At this point on the recording Kit dissolves into fits of uncontrollable laughter, dragging me down with her. "I wanted to go on doing it — but it wasn't allowed!"

And that's how I will choose to remember her — that irrepressible energy and life force and that irresistibly infectious laughter.


And some memories of Kit's earlier years:

In an article Childhood Memories of a 90-Year Old, Kit described her unusual delivery into this world in a home for unmarried mothers. In Kit's words she was "watched by an audience of medical students lying face down on the glass roof of the delivery room. What an entrance! Small wonder that the theatre was destined to play a large part in my life!" It should be added that Kit had two married parents. The venue was chosen for medical reasons!

From a PlayBack reminiscence for Reading, Writing and 'Rithmetic: Early Memories of School:
"One day, as lessons were about to begin, it was discovered that I did not have my slate pencil. Apparently this was a crime of such magnitude that I was pulled out in front of the class, my knickers were taken down and I was very publicly spanked: I was aged about 4. The really sad thing about this shameful episode is that I truly believed my crime to be of such enormity that I was unable to tell anyone about it!"

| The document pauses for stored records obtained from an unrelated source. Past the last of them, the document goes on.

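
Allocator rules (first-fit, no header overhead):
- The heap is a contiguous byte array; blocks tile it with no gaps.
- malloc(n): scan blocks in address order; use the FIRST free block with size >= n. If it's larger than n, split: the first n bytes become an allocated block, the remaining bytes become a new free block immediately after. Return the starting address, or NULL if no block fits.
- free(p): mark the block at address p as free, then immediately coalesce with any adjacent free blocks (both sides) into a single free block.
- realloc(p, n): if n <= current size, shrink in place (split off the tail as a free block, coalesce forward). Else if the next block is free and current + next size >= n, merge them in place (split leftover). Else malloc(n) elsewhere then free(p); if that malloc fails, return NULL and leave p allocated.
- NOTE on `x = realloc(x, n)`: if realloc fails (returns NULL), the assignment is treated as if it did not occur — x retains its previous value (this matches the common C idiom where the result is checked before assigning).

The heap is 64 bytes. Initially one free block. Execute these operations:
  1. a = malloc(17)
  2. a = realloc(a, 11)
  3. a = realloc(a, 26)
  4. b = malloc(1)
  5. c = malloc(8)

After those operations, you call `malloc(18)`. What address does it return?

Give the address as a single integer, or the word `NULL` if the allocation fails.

Op 1: a = malloc(17) -> a = 0; heap: [0-16 ALLOC][17-63 FREE]
Op 2: a = realloc(a, 11) -> a = 0; heap: [0-10 ALLOC][11-63 FREE]
Op 3: a = realloc(a, 26) -> a = 0; heap: [0-25 ALLOC][26-63 FREE]
Op 4: b = malloc(1) -> b = 26; heap: [0-25 ALLOC][26-26 ALLOC][27-63 FREE]
Op 5: c = malloc(8) -> c = 27; heap: [0-25 ALLOC][26-26 ALLOC][27-34 ALLOC][35-63 FREE]
malloc(18): first-fit scan over [0-25 ALLOC][26-26 ALLOC][27-34 ALLOC][35-63 FREE] -> 35

Answer: 35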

In an article A Cosseted Kid, Kit recalled her experience of early ballet lessons and that she was "a big disappointment, due in no small measure to being intimidated by the prowess of a little girl of my age called Peggy Hookham. Not surprising in retrospect, since Peggy Hookham became Margot Fonteyn in adulthood, receiving international renown and adulation until her untimely death. I was removed from the class and no further attempt was made to introduce me into the ballet scene".